En la cabeza de Homero Núñez resonaban las palabras de Miguel antes de cortar la entrevista: «Esto que te he narrado no es un cuento. Fue real, soy el único testigo sobreviviente. Tu papá lo sabía y también calló, porque su afán era ayudar a Juan a resolver su situación económica y laboral. Pero Pedro Páramo ni nada más sino solo los textos publicitarios y documentos de oficina salieron de la pluma de Juan Rulfo. Es duro y triste reconocerlo, pero quiénes somos tú o yo para derrumbar un prestigio ganado desde una fabulosa mentira tan elusiva como el silencio mismo de Comala. Nunca publiques esto que te confieso y comparto a ti ahora. ¿Lo prometes?». Homero asintió sin mucha convicción. Él mismo como escritor se sentía ofendido en su inteligencia. Descubrir así a Rulfo, como un ídolo con pies de barro extraído de entre las ruinas de un México adolorido, cambiaba por completo su panorama sobre la literatura con que creció y aprendió el oficio.
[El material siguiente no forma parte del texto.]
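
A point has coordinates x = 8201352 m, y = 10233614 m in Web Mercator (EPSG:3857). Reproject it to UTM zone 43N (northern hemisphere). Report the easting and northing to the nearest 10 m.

E 442830 m, N 7462170 m

Web Mercator inverse (R = 6378137 m) → φ = 67.27070002°, λ = 73.67399852°.
UTM 43N forward: E = 442830.212 m, N = 7462167.706 m.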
No obstante redactó estas líneas de ahora dispuesto a la infidencia. Pero, a su vez, pensando en su padre prefirió la discreción. Guardó lo escrito en su propia carpeta de proyectos pendientes, dudando si hacer de ello un capítulo más dentro de su serie de novelas alrededor de la biografía familiar, o mejor, igual que el padre de Rulfo, dejar a las palabras dormir el espectral sueño de los justos en algún catafalco oculto en la propia cómoda de su memoria, o quizás como una publicación en algún blog de esos que parecen navegar a la deriva en la mar de la Internet.